If the turmoil of 2020 has prompted your leadership team to reconsider people priorities such as employee well-being, resilience, or purpose, then you’re in good company. Your employees are reconsidering you, too.
An August 2020 study by McKinsey found that nearly 70% of U.S.-based employees said that the Covid-19 pandemic has caused them to reflect on their purpose in life. Almost half said that they are reconsidering the kind of work they do because of the pandemic. Millennials – the largest generation in the U.S. labor force – were three times more likely than others to say that they were reevaluating work.

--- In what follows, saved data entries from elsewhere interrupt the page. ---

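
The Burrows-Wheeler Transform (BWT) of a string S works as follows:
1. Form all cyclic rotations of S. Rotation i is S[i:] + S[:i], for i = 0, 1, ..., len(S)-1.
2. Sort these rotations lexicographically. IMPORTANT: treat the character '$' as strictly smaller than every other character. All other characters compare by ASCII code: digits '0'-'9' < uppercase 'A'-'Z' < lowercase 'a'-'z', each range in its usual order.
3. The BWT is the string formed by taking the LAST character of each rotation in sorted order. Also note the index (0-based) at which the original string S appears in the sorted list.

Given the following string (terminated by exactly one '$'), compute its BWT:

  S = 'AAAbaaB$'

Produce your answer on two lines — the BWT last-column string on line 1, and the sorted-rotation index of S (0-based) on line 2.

All 8 rotations (rotation i = S[i:]+S[:i]):
  rot[0] = AAAbaaB$
  rot[1] = AAbaaB$A
  rot[2] = AbaaB$AA
  rot[3] = baaB$AAA
  rot[4] = aaB$AAAb
  rot[5] = aB$AAAba
  rot[6] = B$AAAbaa
  rot[7] = $AAAbaaB
Sorted (with $ < everything):
  sorted[0] = $AAAbaaB  (last char: 'B')
  sorted[1] = AAAbaaB$  (last char: '$')
  sorted[2] = AAbaaB$A  (last char: 'A')
  sorted[3] = AbaaB$AA  (last char: 'A')
  sorted[4] = B$AAAbaa  (last char: 'a')
  sorted[5] = aB$AAAba  (last char: 'a')
  sorted[6] = aaB$AAAb  (last char: 'b')
  sorted[7] = baaB$AAA  (last char: 'A')
Last column: B$AAaabA
Original string S is at sorted index 1

Answer: B$AAaabA
1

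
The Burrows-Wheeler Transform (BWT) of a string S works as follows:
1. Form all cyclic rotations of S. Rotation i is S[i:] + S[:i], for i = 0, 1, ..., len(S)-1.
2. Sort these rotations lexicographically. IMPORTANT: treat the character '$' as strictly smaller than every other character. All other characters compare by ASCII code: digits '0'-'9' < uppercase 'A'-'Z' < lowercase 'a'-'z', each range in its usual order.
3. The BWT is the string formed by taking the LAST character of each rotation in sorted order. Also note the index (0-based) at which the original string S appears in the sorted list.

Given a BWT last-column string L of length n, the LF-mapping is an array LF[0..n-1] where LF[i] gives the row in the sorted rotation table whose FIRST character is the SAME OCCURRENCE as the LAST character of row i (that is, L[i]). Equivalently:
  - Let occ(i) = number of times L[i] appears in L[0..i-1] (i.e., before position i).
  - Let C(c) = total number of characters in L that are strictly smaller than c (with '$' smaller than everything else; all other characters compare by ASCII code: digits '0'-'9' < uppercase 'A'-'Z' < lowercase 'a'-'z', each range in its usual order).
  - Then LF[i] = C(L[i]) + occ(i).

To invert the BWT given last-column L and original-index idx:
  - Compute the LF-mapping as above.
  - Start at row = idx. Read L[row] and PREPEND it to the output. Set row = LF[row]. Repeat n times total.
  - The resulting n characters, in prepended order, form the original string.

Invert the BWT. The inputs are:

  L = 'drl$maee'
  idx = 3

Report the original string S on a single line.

Answer: emerald$

Derivation:
LF mapping: 2 7 5 0 6 1 3 4
Walk LF starting at row 3, prepending L[row]:
  step 1: row=3, L[3]='$', prepend. Next row=LF[3]=0
  step 2: row=0, L[0]='d', prepend. Next row=LF[0]=2
  step 3: row=2, L[2]='l', prepend. Next row=LF[2]=5
  step 4: row=5, L[5]='a', prepend. Next row=LF[5]=1
  step 5: row=1, L[1]='r', prepend. Next row=LF[1]=7
  step 6: row=7, L[7]='e', prepend. Next row=LF[7]=4
  step 7: row=4, L[4]='m', prepend. Next row=LF[4]=6
  step 8: row=6, L[6]='e', prepend. Next row=LF[6]=3
Reversed output: emerald$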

Such findings have implications for your organization’s talent-management strategy and its bottom line. People who live their purpose at work are more productive than people who don’t. They are also healthier, more resilient, and more likely to stay. Moreover, when employees feel that their purpose is aligned with the organization’s purpose, the benefits expand to include stronger employee engagement, heightened loyalty, and a greater willingness to recommend the organization to others.

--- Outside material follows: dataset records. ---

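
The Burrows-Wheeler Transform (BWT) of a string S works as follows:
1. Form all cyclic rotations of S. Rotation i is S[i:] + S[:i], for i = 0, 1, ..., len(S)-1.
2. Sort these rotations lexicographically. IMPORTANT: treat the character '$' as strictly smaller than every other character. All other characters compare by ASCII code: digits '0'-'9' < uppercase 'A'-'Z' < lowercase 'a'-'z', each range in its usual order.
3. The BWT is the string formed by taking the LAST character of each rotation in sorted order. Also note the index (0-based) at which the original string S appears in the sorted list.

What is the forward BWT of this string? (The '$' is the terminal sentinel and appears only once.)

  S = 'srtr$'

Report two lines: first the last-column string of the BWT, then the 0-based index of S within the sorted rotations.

All 5 rotations (rotation i = S[i:]+S[:i]):
  rot[0] = srtr$
  rot[1] = rtr$s
  rot[2] = tr$sr
  rot[3] = r$srt
  rot[4] = $srtr
Sorted (with $ < everything):
  sorted[0] = $srtr  (last char: 'r')
  sorted[1] = r$srt  (last char: 't')
  sorted[2] = rtr$s  (last char: 's')
  sorted[3] = srtr$  (last char: '$')
  sorted[4] = tr$sr  (last char: 'r')
Last column: rts$r
Original string S is at sorted index 3

Answer: rts$r
3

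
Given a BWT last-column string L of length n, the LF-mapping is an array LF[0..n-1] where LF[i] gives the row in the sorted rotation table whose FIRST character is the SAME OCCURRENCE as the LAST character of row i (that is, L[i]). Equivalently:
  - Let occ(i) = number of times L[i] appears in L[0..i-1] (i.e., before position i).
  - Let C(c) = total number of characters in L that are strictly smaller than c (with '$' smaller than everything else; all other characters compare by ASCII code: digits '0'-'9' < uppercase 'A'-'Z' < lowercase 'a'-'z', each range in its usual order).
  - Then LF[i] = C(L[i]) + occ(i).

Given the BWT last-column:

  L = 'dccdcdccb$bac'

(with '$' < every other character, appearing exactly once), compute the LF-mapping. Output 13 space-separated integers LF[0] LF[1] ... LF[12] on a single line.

Answer: 10 4 5 11 6 12 7 8 2 0 3 1 9

Derivation:
Char counts: '$':1, 'a':1, 'b':2, 'c':6, 'd':3
C (first-col start): C('$')=0, C('a')=1, C('b')=2, C('c')=4, C('d')=10
L[0]='d': occ=0, LF[0]=C('d')+0=10+0=10
L[1]='c': occ=0, LF[1]=C('c')+0=4+0=4
L[2]='c': occ=1, LF[2]=C('c')+1=4+1=5
L[3]='d': occ=1, LF[3]=C('d')+1=10+1=11
L[4]='c': occ=2, LF[4]=C('c')+2=4+2=6
L[5]='d': occ=2, LF[5]=C('d')+2=10+2=12
L[6]='c': occ=3, LF[6]=C('c')+3=4+3=7
L[7]='c': occ=4, LF[7]=C('c')+4=4+4=8
L[8]='b': occ=0, LF[8]=C('b')+0=2+0=2
L[9]='$': occ=0, LF[9]=C('$')+0=0+0=0
L[10]='b': occ=1, LF[10]=C('b')+1=2+1=3
L[11]='a': occ=0, LF[11]=C('a')+0=1+0=1
L[12]='c': occ=5, LF[12]=C('c')+5=4+5=9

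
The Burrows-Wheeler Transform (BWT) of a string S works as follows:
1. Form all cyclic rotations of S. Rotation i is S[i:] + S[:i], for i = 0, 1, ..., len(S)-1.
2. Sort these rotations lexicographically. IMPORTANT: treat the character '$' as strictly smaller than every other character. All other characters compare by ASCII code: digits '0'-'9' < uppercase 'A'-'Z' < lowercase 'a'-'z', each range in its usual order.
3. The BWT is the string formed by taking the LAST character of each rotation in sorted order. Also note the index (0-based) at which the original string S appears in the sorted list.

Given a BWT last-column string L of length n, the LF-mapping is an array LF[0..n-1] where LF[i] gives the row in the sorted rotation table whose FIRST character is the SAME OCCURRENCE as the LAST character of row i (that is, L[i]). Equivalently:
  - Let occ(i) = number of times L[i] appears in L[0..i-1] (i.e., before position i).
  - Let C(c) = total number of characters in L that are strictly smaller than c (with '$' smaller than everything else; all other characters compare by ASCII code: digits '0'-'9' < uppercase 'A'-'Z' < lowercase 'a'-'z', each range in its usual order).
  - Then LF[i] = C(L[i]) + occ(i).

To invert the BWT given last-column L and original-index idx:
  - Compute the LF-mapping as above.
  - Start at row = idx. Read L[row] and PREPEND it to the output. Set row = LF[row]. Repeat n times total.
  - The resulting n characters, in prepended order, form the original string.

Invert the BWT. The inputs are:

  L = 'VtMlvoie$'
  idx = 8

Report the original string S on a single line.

Answer: violetMV$

Derivation:
LF mapping: 2 7 1 5 8 6 4 3 0
Walk LF starting at row 8, prepending L[row]:
  step 1: row=8, L[8]='$', prepend. Next row=LF[8]=0
  step 2: row=0, L[0]='V', prepend. Next row=LF[0]=2
  step 3: row=2, L[2]='M', prepend. Next row=LF[2]=1
  step 4: row=1, L[1]='t', prepend. Next row=LF[1]=7
  step 5: row=7, L[7]='e', prepend. Next row=LF[7]=3
  step 6: row=3, L[3]='l', prepend. Next row=LF[3]=5
  step 7: row=5, L[5]='o', prepend. Next row=LF[5]=6
  step 8: row=6, L[6]='i', prepend. Next row=LF[6]=4
  step 9: row=4, L[4]='v', prepend. Next row=LF[4]=8
Reversed output: violetMV$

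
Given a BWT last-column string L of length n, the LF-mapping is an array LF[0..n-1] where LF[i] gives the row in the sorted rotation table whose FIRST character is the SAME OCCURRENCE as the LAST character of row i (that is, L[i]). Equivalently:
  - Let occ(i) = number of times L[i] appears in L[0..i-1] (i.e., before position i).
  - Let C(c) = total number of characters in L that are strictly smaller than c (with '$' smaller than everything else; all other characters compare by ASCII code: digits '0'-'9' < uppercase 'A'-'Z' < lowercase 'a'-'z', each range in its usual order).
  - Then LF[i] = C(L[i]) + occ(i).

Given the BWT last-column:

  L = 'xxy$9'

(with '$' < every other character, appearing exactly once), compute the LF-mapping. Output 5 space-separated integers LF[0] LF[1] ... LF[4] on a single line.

Char counts: '$':1, '9':1, 'x':2, 'y':1
C (first-col start): C('$')=0, C('9')=1, C('x')=2, C('y')=4
L[0]='x': occ=0, LF[0]=C('x')+0=2+0=2
L[1]='x': occ=1, LF[1]=C('x')+1=2+1=3
L[2]='y': occ=0, LF[2]=C('y')+0=4+0=4
L[3]='$': occ=0, LF[3]=C('$')+0=0+0=0
L[4]='9': occ=0, LF[4]=C('9')+0=1+0=1

Answer: 2 3 4 0 1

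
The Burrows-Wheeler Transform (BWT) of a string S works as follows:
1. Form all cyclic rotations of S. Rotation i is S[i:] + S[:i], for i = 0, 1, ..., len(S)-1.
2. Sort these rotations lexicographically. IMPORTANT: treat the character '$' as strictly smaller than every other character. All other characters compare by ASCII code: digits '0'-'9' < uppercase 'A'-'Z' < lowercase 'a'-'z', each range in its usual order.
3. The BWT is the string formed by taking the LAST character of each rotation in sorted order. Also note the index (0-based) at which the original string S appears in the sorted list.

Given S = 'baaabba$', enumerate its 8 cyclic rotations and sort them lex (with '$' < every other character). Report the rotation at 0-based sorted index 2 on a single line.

Answer: aaabba$b

Derivation:
All 8 rotations (rotation i = S[i:]+S[:i]):
  rot[0] = baaabba$
  rot[1] = aaabba$b
  rot[2] = aabba$ba
  rot[3] = abba$baa
  rot[4] = bba$baaa
  rot[5] = ba$baaab
  rot[6] = a$baaabb
  rot[7] = $baaabba
Sorted (with $ < everything):
  sorted[0] = $baaabba
  sorted[1] = a$baaabb
  sorted[2] = aaabba$b
  sorted[3] = aabba$ba
  sorted[4] = abba$baa
  sorted[5] = ba$baaab
  sorted[6] = baaabba$
  sorted[7] = bba$baaa
sorted[2] = aaabba$b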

Nonetheless, if you’re like most senior executives, you haven’t given the individual purpose of your employees much thought. Yet research shows that 70% of employees said that their sense of purpose is defined by their work. So, like it or not, as a leader, you play an important part in helping your employees find their purpose and live it.
But, where do you begin? Hint: With the one and only thing you control directly – the organization’s purpose. Clarify it. Codify it. Commit your senior leaders to modeling it. Treat it like your North Star for how to make difficult decisions and trade-offs. If you don’t put the work into getting your purpose off the walls and into the halls, the results can be devastating.
One action you can take today is to start spending time with your team reflecting on the impact the organization has on the world. Think dialogue, not monologue. Cringeworthy emails to your team about corporate social responsibility efforts that seem disconnected from the team’s day-to-day experience will only inspire cynicism. Still, when authentic and handled well, reflections on the bigger picture can inspire a sense of purpose.
So, whether you’re focused on meeting mid-term goals like a resurgent second half 2021 or long-term resilience initiatives, remember that your employees are five times more likely to be excited to work when they connect their work to the impact your organization makes in the world.
Question: Why is the world a better place because your organization exists?